Property has a lasagne element to it also, quite literally. We build history on top of history giving ourselves an environmental lasagne that is worth taking stock of.
My favourite property lasagne is a site, off the main tourist path in Rome, about two blocks from the colosseum. The Basilica of St Clement (San Clemente al Laterano) belongs to the Vatican and is administered by the Irish Dominican order of brothers. The current basilica (fancy word for church,) sits just below street level; as the city has been built up around the 12th Century. It is a Byzantine-style church with the most brilliant example of mosaic and symbolism.
However, in the 18th century, the Dominican brother in charge of the site was struggling to sleep (so the story goes), because he could hear running water and was becoming more and more frustrated as building inspections failed to show the source of the leak. Then they dug.
What they found underneath the 12th-century basilica was another basilica, devoted to St Clement, that had just been filled with rubble and built over. Makes sense, real estate in central Rome is limited and you have to recycle, which is why the level of the city is rising. The second basilica was built in the 4th century and once excavated was a remarkable example of 4th-century architecture with some incredible stories of its own.
For example, there are some plaster paintings that have stayed intact and they depict St Clement’s miracles. St Clement (apparently) was a very good looking Roman and had a way of converting the pagan women of ancient Rome to Christianity. One of Rome’s husbands was very upset about his wife being converted and he went to St Clement’s house hurling abuse, swear words and blasphemy at the handsome Clement, who then turned the man mute. Miracle. The event is recorded on the walls of the 4th-century basilica and is the oldest surviving record of the Italian vernacular (the spoken language and not Latin). The best part of this story is that this significant religious and archaeological discovery is a very well preserved set of swear words. Fun.
But still, no answer to the running water issue. So the dug. Underneath the 4th century basilica was a second-century pagan Mithraic Temple, used by the male-only Mithraic cult, which made its way to Rome via Persia. Mithra was the son of a god, worshipped by the lower classes (especially soldiers), who was born on the 25th of December and honoured in a dining room style set up by sharing bread and wine. (This should be ringing some appropriation alarm bells for those of you still paying attention). No water – so they dug.
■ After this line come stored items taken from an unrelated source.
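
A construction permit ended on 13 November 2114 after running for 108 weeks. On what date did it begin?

October 18, 2112

Going back 108 weeks = 756 days from November 13, 2114.
Going back 13 days from November 13, 2114 reaches the end of the previous month; 756 − 13 = 743 left.
October 2114 has 31 days: 743 − 31 = 712 left.
September 2114 has 30 days: 712 − 30 = 682 left.
August 2114 has 31 days: 682 − 31 = 651 left.
July 2114 has 31 days: 651 − 31 = 620 left.
June 2114 has 30 days: 620 − 30 = 590 left.
May 2114 has 31 days: 590 − 31 = 559 left.
April 2114 has 30 days: 559 − 30 = 529 left.
March 2114 has 31 days: 529 − 31 = 498 left.
February 2114 has 28 days (2114 is not a leap year): 498 − 28 = 470 left.
January 2114 has 31 days: 470 − 31 = 439 left.
December 2113 has 31 days: 439 − 31 = 408 left.
November 2113 has 30 days: 408 − 30 = 378 left.
October 2113 has 31 days: 378 − 31 = 347 left.
September 2113 has 30 days: 347 − 30 = 317 left.
August 2113 has 31 days: 317 − 31 = 286 left.
July 2113 has 31 days: 286 − 31 = 255 left.
June 2113 has 30 days: 255 − 30 = 225 left.
May 2113 has 31 days: 225 − 31 = 194 left.
April 2113 has 30 days: 194 − 30 = 164 left.
March 2113 has 31 days: 164 − 31 = 133 left.
February 2113 has 28 days (2113 is not a leap year): 133 − 28 = 105 left.
January 2113 has 31 days: 105 − 31 = 74 left.
December 2112 has 31 days: 74 − 31 = 43 left.
November 2112 has 30 days: 43 − 30 = 13 left.
October 2112 has 31 days; 31 − 13 = 18 → October 18, 2112.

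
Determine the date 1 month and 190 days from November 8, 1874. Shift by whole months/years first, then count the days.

June 16, 1875

Counting forward 1 month and 190 days from November 8, 1874: first the month/year part, then the days.
month 11 + 1 = 12 → December 1874.
Day 8 is valid in December, giving December 8, 1874.
Now add 190 days from December 8, 1874.
December has 31 days, so 31 − 8 = 23 days remain after December 8, 1874; 190 − 23 = 167 left.
January 1875 has 31 days: 167 − 31 = 136 left.
February 1875 has 28 days (1875 is not a leap year): 136 − 28 = 108 left.
March 1875 has 31 days: 108 − 31 = 77 left.
April 1875 has 30 days: 77 − 30 = 47 left.
May 1875 has 31 days: 47 − 31 = 16 left.
16 days into June 1875 → June 16, 1875.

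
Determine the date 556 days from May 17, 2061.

Counting forward 556 days from May 17, 2061.
May has 31 days, so 31 − 17 = 14 days remain after May 17, 2061; 556 − 14 = 542 left.
June 2061 has 30 days: 542 − 30 = 512 left.
July 2061 has 31 days: 512 − 31 = 481 left.
August 2061 has 31 days: 481 − 31 = 450 left.
September 2061 has 30 days: 450 − 30 = 420 left.
October 2061 has 31 days: 420 − 31 = 389 left.
November 2061 has 30 days: 389 − 30 = 359 left.
December 2061 has 31 days: 359 − 31 = 328 left.
January 2062 has 31 days: 328 − 31 = 297 left.
February 2062 has 28 days (2062 is not a leap year): 297 − 28 = 269 left.
March 2062 has 31 days: 269 − 31 = 238 left.
April 2062 has 30 days: 238 − 30 = 208 left.
May 2062 has 31 days: 208 − 31 = 177 left.
June 2062 has 30 days: 177 − 30 = 147 left.
July 2062 has 31 days: 147 − 31 = 116 left.
August 2062 has 31 days: 116 − 31 = 85 left.
September 2062 has 30 days: 85 − 30 = 55 left.
October 2062 has 31 days: 55 − 31 = 24 left.
24 days into November 2062 → November 24, 2062.

November 24, 2062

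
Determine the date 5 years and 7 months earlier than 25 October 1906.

March 25, 1901

Going back 5 years and 7 months from October 25, 1906.
-5 years → 1901; month 10 − 7 = 3 → March 1901.
Day 25 is valid in March, giving March 25, 1901.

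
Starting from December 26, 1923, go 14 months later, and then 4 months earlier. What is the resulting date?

October 26, 1924

Counting forward 14 months from December 26, 1923:
month 12 + 14 = 26, which is month 2 of year 1925 → February 1925.
Day 26 is valid in February, giving February 26, 1925.
Subtracting 4 months from February 26, 1925:
month 2 − 4 = -2, which is month 10 of year 1924 → October 1924.
Day 26 is valid in October, giving October 26, 1924.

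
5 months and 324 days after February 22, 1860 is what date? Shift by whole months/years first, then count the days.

June 11, 1861

Advancing 5 months and 324 days from February 22, 1860: first the month/year part, then the days.
month 2 + 5 = 7 → July 1860.
Day 22 is valid in July, giving July 22, 1860.
Now add 324 days from July 22, 1860.
July has 31 days, so 31 − 22 = 9 days remain after July 22, 1860; 324 − 9 = 315 left.
August 1860 has 31 days: 315 − 31 = 284 left.
September 1860 has 30 days: 284 − 30 = 254 left.
October 1860 has 31 days: 254 − 31 = 223 left.
November 1860 has 30 days: 223 − 30 = 193 left.
December 1860 has 31 days: 193 − 31 = 162 left.
January 1861 has 31 days: 162 − 31 = 131 left.
February 1861 has 28 days (1861 is not a leap year): 131 − 28 = 103 left.
March 1861 has 31 days: 103 − 31 = 72 left.
April 1861 has 30 days: 72 − 30 = 42 left.
May 1861 has 31 days: 42 − 31 = 11 left.
11 days into June 1861 → June 11, 1861.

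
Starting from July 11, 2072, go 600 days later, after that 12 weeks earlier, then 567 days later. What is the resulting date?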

Underneath the Mithraic Temple was an ancient Roman apartment building, called an insulae. Carbon testing of the terracotta floor in the apartment building shows that the floor was laid before the great fire of Rome in 6 AD. This is where people lived as Romans when they got the news about this rebel in the colonies known as Jesus Christ. OMG, right?
Today, you can donate about 5 Euros and literally walk down through the lasagne, getting a sense of the much more epic story that existed over time in the same 400m2.
Think about the lasagne that sits beneath our feet as you walk around town. We have one of the oldest thriving cultures in the world and whose stories fill out the natural landscape. As we have been celebrating NAIDOC week this week also, I think there is an imperative on all Australians creating a story on the current lasagne level is to do what that brother at San Clemente’s did – Dig.